Think of methyltransferases, and histone modification and epigenetic regulation probably spring to mind. Indeed, the Polycomb group protein Ezh2 does regulate histone H3 methylation on lysine residues, which is important for its key regulatory role in development. But Su et al., reporting in Cell, found that Ezh2 also liaises with cytosolic proteins.

The first clue to the extracurricular activity of Ezh2 came with the observation that it localizes in the cytosol of several cell types, including thymocytes, peripheral T cells and mouse embryonic fibroblasts. Activation of the T-cell antigen receptor (TCR) in T cells increased the amount of cytosolic Ezh2.

Nuclear Ezh2 requires Suz12 and Eed to exert its methyltransferase activity. But these proteins also co-immunoprecipitated with Ezh2 when the nuclear localization signal of Ezh2 was deleted (Ezh2ΔNLS), and the complex, when incubated with histone H3, showed methyltransferase activity (although histone H3 is obviously not a cytosolic substrate).

Ezh2 has previously been reported to associate with the guanine nucleotide-exchange factor Vav1, an interaction that the authors also observed in Jurkat cells. Suz12 and Eed also co-precipitated with Vav1, implying that a functional cytosolic Ezh2 methyltransferase complex did exist. Could Ezh2 regulate Vav1, or vice versa? As Vav regulates TCR-mediated actin polymerization, Su et al. studied the former possibility, using Ezh2-deficient peripheral T cells.

Although overall histone H3 Lys27 methylation was unaffected, actin polymerization could not be induced in response to TCR activation in Ezh2-deficient T cells, and filamentous (F)-actin was not recruited to the interface between T cells and antigen-presenting cells. In wild-type fibroblasts, platelet-derived growth factor (PDGF) induced membrane ruffles and, when tagged, Ezh2 could be detected at these structures. Membrane ruffles couldn't be induced in Ezh2-deficient mouse embryonic fibroblasts (MEFs) in response to PDGF until wild-type or Ezh2ΔNLS was expressed. However, a form of Ezh2 that lacked methyltransferase activity could not rescue membrane ruffling.

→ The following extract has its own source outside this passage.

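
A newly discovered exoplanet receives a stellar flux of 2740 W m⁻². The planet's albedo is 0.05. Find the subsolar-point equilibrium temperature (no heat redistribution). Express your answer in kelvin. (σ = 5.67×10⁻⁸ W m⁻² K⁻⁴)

At the subsolar point the surface absorbs S(1−A) and emits σT⁴ per unit area — no factor of 4, since only the local patch is in balance.
T = [2740 × 0.95 / 5.67×10⁻⁸]^(1/4) = (4.59×10¹⁰)^(1/4) = 463 K.

T_ss ≈ 463 K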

Actin polymerization requires the Rho GTPase Cdc42, which activates the actin-nucleating Arp2/3 complex through Wiskott–Aldrich syndrome protein. Activation of the TCR increased the levels of active, GTP-bound Cdc42 in wild-type, but not Ezh2-deficient, T cells. Tyrosine phosphorylation of the TCR and its substrates was normal in Ezh2-deficient T cells, as was phosphorylation of a key tyrosine residue in Vav1. So what lies immediately upstream and downstream of Ezh2 in this response is still elusive. But because expressing a constitutively active form of Cdc42 in Ezh2-deficient T cells and fibroblasts restored the response of these cells to TCR activation and PDGF, respectively, cytosolic Ezh2 seems to function upstream of Vav1 and Cdc42.

Not only did a lack of Ezh2 inhibit actin polymerization in response to TCR, it also inhibited proliferation in these cells. Similarly, Ezh2-deficient fibroblasts showed a reduced proliferative response to PDGF (but not to serum, which contains many growth factors). Wild-type and cytosolic Ezh2, but not a cytosolic methyltransferase-inactive form of Ezh2, could rescue the proliferative response. Finally, the authors discovered a role for Ezh2 in T-cell development in the thymus, which is probably mediated by a signalling function in pre-TCR-mediated thymocyte development. Not bad for a protein that was thought 'simply' to control gene activity through histone methylation; the findings also extend the role of protein lysine methylation to the regulation of proliferation and actin polymerization in the cytosol.